The Atlanta rapper’s last previous albums were all mildly to poorly received, with the musical outlet Pitchfork remarking that “he is incapable of fitting his outsized personality into his pedestrian bars,” in his 2018 album Lil Boat 2. Since that album’s release, he’s released three more projects (and a deluxe album) which all mixed trap with cloud rap, producing nothing remarkable or worthy of conversation.  

His last project, the 2021 mixtape Michigan Boy Boat, sold just under 16K units in its first week (including only 218 physical copies), 48K units less than his 2018 release Lil Boat 2(despite featuring 7 more artists). It appeared that Lil Yachty’s popularity was on a decline, but that all changed whenhe released his single Poland in October of 2022, reaching five million plays in the first week. GQ labelled this single as “his weirdest song to date.” 
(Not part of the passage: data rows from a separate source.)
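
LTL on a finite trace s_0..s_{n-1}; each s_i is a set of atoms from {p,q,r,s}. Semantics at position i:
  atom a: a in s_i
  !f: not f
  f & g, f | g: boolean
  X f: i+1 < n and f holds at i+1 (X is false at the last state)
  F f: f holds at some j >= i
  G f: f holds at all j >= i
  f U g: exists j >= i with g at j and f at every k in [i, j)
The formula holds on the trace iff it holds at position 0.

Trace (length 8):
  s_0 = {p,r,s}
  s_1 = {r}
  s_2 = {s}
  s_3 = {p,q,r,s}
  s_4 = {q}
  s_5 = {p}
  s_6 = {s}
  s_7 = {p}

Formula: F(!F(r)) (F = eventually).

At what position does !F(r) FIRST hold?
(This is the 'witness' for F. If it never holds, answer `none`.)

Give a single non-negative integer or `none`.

s_0={p,r,s}: !F(r)=False F(r)=True r=True
s_1={r}: !F(r)=False F(r)=True r=True
s_2={s}: !F(r)=False F(r)=True r=False
s_3={p,q,r,s}: !F(r)=False F(r)=True r=True
s_4={q}: !F(r)=True F(r)=False r=False
s_5={p}: !F(r)=True F(r)=False r=False
s_6={s}: !F(r)=True F(r)=False r=False
s_7={p}: !F(r)=True F(r)=False r=False
F(!F(r)) holds; first witness at position 4.

Answer: 4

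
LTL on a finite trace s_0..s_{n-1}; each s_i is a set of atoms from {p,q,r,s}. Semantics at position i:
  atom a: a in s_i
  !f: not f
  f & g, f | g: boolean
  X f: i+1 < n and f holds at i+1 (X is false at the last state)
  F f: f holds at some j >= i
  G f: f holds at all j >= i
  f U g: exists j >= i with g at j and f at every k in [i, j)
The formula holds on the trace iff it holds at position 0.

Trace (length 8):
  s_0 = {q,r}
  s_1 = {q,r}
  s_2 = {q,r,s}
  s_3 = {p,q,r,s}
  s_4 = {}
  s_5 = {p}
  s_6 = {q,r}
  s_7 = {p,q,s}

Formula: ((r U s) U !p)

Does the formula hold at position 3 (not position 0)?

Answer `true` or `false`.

s_0={q,r}: ((r U s) U !p)=True (r U s)=True r=True s=False !p=True p=False
s_1={q,r}: ((r U s) U !p)=True (r U s)=True r=True s=False !p=True p=False
s_2={q,r,s}: ((r U s) U !p)=True (r U s)=True r=True s=True !p=True p=False
s_3={p,q,r,s}: ((r U s) U !p)=True (r U s)=True r=True s=True !p=False p=True
s_4={}: ((r U s) U !p)=True (r U s)=False r=False s=False !p=True p=False
s_5={p}: ((r U s) U !p)=False (r U s)=False r=False s=False !p=False p=True
s_6={q,r}: ((r U s) U !p)=True (r U s)=True r=True s=False !p=True p=False
s_7={p,q,s}: ((r U s) U !p)=False (r U s)=True r=False s=True !p=False p=True
Evaluating at position 3: result = True

Answer: true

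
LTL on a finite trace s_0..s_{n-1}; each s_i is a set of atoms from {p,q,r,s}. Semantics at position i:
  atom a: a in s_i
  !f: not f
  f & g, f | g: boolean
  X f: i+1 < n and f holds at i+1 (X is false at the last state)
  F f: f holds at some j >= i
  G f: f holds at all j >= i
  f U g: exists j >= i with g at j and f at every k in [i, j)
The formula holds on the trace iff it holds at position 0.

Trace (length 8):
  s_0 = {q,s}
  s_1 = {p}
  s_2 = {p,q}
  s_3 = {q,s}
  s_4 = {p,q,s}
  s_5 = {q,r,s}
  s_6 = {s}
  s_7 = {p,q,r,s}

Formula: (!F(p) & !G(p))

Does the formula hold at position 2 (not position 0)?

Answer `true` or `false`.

Answer: false

Derivation:
s_0={q,s}: (!F(p) & !G(p))=False !F(p)=False F(p)=True p=False !G(p)=True G(p)=False
s_1={p}: (!F(p) & !G(p))=False !F(p)=False F(p)=True p=True !G(p)=True G(p)=False
s_2={p,q}: (!F(p) & !G(p))=False !F(p)=False F(p)=True p=True !G(p)=True G(p)=False
s_3={q,s}: (!F(p) & !G(p))=False !F(p)=False F(p)=True p=False !G(p)=True G(p)=False
s_4={p,q,s}: (!F(p) & !G(p))=False !F(p)=False F(p)=True p=True !G(p)=True G(p)=False
s_5={q,r,s}: (!F(p) & !G(p))=False !F(p)=False F(p)=True p=False !G(p)=True G(p)=False
s_6={s}: (!F(p) & !G(p))=False !F(p)=False F(p)=True p=False !G(p)=True G(p)=False
s_7={p,q,r,s}: (!F(p) & !G(p))=False !F(p)=False F(p)=True p=True !G(p)=False G(p)=True
Evaluating at position 2: result = False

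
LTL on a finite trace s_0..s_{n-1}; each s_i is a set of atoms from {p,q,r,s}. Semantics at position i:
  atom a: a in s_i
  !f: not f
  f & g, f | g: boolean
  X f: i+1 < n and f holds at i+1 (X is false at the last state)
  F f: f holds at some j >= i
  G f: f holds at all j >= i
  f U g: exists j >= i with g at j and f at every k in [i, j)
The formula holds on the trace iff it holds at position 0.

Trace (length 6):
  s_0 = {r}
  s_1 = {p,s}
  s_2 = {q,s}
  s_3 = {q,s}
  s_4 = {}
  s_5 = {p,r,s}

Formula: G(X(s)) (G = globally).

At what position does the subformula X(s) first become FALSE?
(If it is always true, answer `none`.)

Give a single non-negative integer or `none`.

s_0={r}: X(s)=True s=False
s_1={p,s}: X(s)=True s=True
s_2={q,s}: X(s)=True s=True
s_3={q,s}: X(s)=False s=True
s_4={}: X(s)=True s=False
s_5={p,r,s}: X(s)=False s=True
G(X(s)) holds globally = False
First violation at position 3.

Answer: 3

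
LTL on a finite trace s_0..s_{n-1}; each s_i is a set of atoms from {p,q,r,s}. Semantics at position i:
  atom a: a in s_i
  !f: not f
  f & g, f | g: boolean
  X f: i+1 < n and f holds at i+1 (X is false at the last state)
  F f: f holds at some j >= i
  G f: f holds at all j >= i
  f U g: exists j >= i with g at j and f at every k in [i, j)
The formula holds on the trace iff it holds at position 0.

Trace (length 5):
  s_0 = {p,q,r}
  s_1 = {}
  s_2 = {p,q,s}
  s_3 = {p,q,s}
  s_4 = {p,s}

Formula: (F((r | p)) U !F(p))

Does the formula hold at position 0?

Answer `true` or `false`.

Answer: false

Derivation:
s_0={p,q,r}: (F((r | p)) U !F(p))=False F((r | p))=True (r | p)=True r=True p=True !F(p)=False F(p)=True
s_1={}: (F((r | p)) U !F(p))=False F((r | p))=True (r | p)=False r=False p=False !F(p)=False F(p)=True
s_2={p,q,s}: (F((r | p)) U !F(p))=False F((r | p))=True (r | p)=True r=False p=True !F(p)=False F(p)=True
s_3={p,q,s}: (F((r | p)) U !F(p))=False F((r | p))=True (r | p)=True r=False p=True !F(p)=False F(p)=True
s_4={p,s}: (F((r | p)) U !F(p))=False F((r | p))=True (r | p)=True r=False p=True !F(p)=False F(p)=True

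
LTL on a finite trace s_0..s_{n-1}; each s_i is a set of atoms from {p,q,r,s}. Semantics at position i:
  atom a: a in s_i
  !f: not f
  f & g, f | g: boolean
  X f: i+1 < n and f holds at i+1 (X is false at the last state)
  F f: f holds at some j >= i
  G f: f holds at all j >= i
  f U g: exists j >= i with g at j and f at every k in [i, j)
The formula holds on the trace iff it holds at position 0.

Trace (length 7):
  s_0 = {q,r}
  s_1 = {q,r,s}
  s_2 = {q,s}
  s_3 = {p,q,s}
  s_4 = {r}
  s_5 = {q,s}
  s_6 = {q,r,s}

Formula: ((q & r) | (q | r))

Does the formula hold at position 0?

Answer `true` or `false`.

Answer: true

Derivation:
s_0={q,r}: ((q & r) | (q | r))=True (q & r)=True q=True r=True (q | r)=True
s_1={q,r,s}: ((q & r) | (q | r))=True (q & r)=True q=True r=True (q | r)=True
s_2={q,s}: ((q & r) | (q | r))=True (q & r)=False q=True r=False (q | r)=True
s_3={p,q,s}: ((q & r) | (q | r))=True (q & r)=False q=True r=False (q | r)=True
s_4={r}: ((q & r) | (q | r))=True (q & r)=False q=False r=True (q | r)=True
s_5={q,s}: ((q & r) | (q | r))=True (q & r)=False q=True r=False (q | r)=True
s_6={q,r,s}: ((q & r) | (q | r))=True (q & r)=True q=True r=True (q | r)=True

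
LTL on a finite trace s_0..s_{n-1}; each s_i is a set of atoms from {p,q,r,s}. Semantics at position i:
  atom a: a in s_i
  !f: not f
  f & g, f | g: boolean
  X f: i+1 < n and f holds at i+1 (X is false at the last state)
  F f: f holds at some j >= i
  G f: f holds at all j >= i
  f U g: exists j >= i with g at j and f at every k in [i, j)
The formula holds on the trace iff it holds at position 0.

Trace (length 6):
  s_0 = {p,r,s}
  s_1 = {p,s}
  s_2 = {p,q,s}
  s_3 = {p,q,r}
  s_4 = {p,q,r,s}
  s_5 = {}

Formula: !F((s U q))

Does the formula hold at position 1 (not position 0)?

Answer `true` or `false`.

s_0={p,r,s}: !F((s U q))=False F((s U q))=True (s U q)=True s=True q=False
s_1={p,s}: !F((s U q))=False F((s U q))=True (s U q)=True s=True q=False
s_2={p,q,s}: !F((s U q))=False F((s U q))=True (s U q)=True s=True q=True
s_3={p,q,r}: !F((s U q))=False F((s U q))=True (s U q)=True s=False q=True
s_4={p,q,r,s}: !F((s U q))=False F((s U q))=True (s U q)=True s=True q=True
s_5={}: !F((s U q))=True F((s U q))=False (s U q)=False s=False q=False
Evaluating at position 1: result = False

Answer: false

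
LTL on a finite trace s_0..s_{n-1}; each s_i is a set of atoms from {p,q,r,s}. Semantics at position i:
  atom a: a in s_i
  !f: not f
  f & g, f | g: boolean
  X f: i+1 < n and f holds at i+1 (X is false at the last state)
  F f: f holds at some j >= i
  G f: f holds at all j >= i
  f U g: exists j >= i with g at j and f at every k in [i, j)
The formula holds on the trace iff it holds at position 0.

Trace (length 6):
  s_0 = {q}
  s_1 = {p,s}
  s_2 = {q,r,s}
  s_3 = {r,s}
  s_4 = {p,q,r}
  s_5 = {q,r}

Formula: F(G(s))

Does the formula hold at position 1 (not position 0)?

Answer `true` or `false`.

s_0={q}: F(G(s))=False G(s)=False s=False
s_1={p,s}: F(G(s))=False G(s)=False s=True
s_2={q,r,s}: F(G(s))=False G(s)=False s=True
s_3={r,s}: F(G(s))=False G(s)=False s=True
s_4={p,q,r}: F(G(s))=False G(s)=False s=False
s_5={q,r}: F(G(s))=False G(s)=False s=False
Evaluating at position 1: result = False

Answer: false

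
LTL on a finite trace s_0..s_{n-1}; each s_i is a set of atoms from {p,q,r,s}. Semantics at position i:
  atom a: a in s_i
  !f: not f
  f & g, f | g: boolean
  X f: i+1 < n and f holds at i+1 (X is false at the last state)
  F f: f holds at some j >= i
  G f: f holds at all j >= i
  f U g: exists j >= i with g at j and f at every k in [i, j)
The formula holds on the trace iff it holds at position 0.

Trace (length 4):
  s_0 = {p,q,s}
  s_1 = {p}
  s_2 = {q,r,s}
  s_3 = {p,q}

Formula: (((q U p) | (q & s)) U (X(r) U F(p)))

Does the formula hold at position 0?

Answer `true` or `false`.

s_0={p,q,s}: (((q U p) | (q & s)) U (X(r) U F(p)))=True ((q U p) | (q & s))=True (q U p)=True q=True p=True (q & s)=True s=True (X(r) U F(p))=True X(r)=False r=False F(p)=True
s_1={p}: (((q U p) | (q & s)) U (X(r) U F(p)))=True ((q U p) | (q & s))=True (q U p)=True q=False p=True (q & s)=False s=False (X(r) U F(p))=True X(r)=True r=False F(p)=True
s_2={q,r,s}: (((q U p) | (q & s)) U (X(r) U F(p)))=True ((q U p) | (q & s))=True (q U p)=True q=True p=False (q & s)=True s=True (X(r) U F(p))=True X(r)=False r=True F(p)=True
s_3={p,q}: (((q U p) | (q & s)) U (X(r) U F(p)))=True ((q U p) | (q & s))=True (q U p)=True q=True p=True (q & s)=False s=False (X(r) U F(p))=True X(r)=False r=False F(p)=True

Answer: true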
After Poland’s success, Yachty dropped his latest album, Let’s Start Here, last month. This sparked a wide debate and a newfound appreciation of the artist. Yachty claimed on Twitter that the album only took him six months to make, but he “sat on it for a year and a half almost.” The new style and vast turn from Lil Yachty’s past sound have created the biggest conversation around the album.  

Rather than following in the steps of his past albums and continuing to make the same cloud-rap songs that led to his decrease in popularity, Let’s Start Here mixes psychedelic rock with funk, taking an evident influence from artists like Pink Floyd and Tame Impala. The album steps out of the hip-hop genre by sampling songs such as Pink Floyd’s eleven-minute track Pigs (Three Different Ones)from their album Animals, to partially covering Radiohead’s Pyramid Song on the final track titled REACH THE SUNSHINE. 

Yachty’s use of synths, psychedelic vocals and experimentation pay offmaking Let’s Start Here not only one of the most potent examples of an artist completely changing their style, but also a complete success in branding him as a respectable artist, rather than a SoundCloud rapper flailing for popularity. Let’s Start Here will likely be remarked as one of the greatest albums of 2023, despite it being released in January.